I am not a big fan of New Year’s resolutions. They seem to set people up for failure, mostly because they’re so vague — I want to be healthier. I want to lose weight. I want to exercise more often.
But what does healthy mean? Are you including relationships or stress management in that picture of “health”? And how will you go about losing weight? And what’s the plan when exercising gets boring and you’d rather watch TV?
So, I shy away from bold declarations on Jan. 1. Until, of course, this year, when I became one of the many who declared a renewed commitment to health in 2013: I vowed to watch my food portions.
I eat fairly healthily (or so I like to think) — I make most of my meals at home: mostly fruits and vegetables, mostly in season; meat twice or perhaps three times a week; soda once or twice a month; lots of milk, whole grains and olive oil; limited salt and butter. But I’m a sucker for ice cream (even in the winter) and good, craft beers — and cheese. And, for the most part, I treat my gym routine — one hour, four days a week — as an excuse to indulge as I wish.

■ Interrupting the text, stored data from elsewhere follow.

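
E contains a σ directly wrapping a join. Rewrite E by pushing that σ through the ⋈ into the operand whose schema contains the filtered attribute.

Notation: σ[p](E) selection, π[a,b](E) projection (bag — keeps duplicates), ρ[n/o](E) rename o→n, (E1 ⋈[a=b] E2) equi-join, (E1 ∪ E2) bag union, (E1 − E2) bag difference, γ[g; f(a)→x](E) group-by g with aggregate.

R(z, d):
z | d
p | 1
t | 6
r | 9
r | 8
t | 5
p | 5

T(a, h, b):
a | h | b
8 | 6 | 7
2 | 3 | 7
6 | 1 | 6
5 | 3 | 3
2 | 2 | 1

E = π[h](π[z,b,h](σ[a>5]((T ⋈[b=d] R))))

σ filters on a, owned by the left side.
E' = π[h](π[z,b,h]((σ[a>5](T) ⋈[b=d] R)))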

But when that indulgence is a bowl of ice cream that really holds three — or even four — servings, the time at the gym just isn’t enough. (A side note: A serving of ice cream is a half-cup. Check that out next time you’re in the kitchen.) Even at 24, being healthy and watching my weight has become as much of a food battle as it is an exercise battle.
I bought a food scale, and I bring my measuring cups out more often. But the most simple tips are the ones I know I’ll stick with:
- Using a 10-inch plate instead of a 12-inch so I don’t feel like I need to pile on the food. I’ll also try to split my plate according to USDA guidelines — half veggies, one-quarter starch, one-quarter protein. Along a similar vein, I use a smaller dish for ice cream rather than a cereal bowl.
- Drinking beer from the bottle instead of a tap. Yes, it’s only a savings of 4 ounces between a typical 12-ounce bottle and a 16-ounce draft. But when I can find a choice I enjoy just as well in a smaller serving, I’ll go for it. With a fairly low alcohol tolerance, this helps me stay level-headed throughout the night as well.
- Avoiding the office treat table. Sometimes, even the mention of cookies is enough for me to get up and check out the offerings — holiday parties didn’t help. But I try to keep them out of sight — and also remember how unwell I feel when I do overeat or overindulge.
- Keeping healthy (or healthier) snacks available. I don’t buy cookies, chips or soda anymore, and when I do bake, I try to give some (or most) of the end result away. Stocking up on fruit satisfies my sweet tooth, and knowing I have a banana in my lunch bag is often enough to keep me from the morning cupcakes.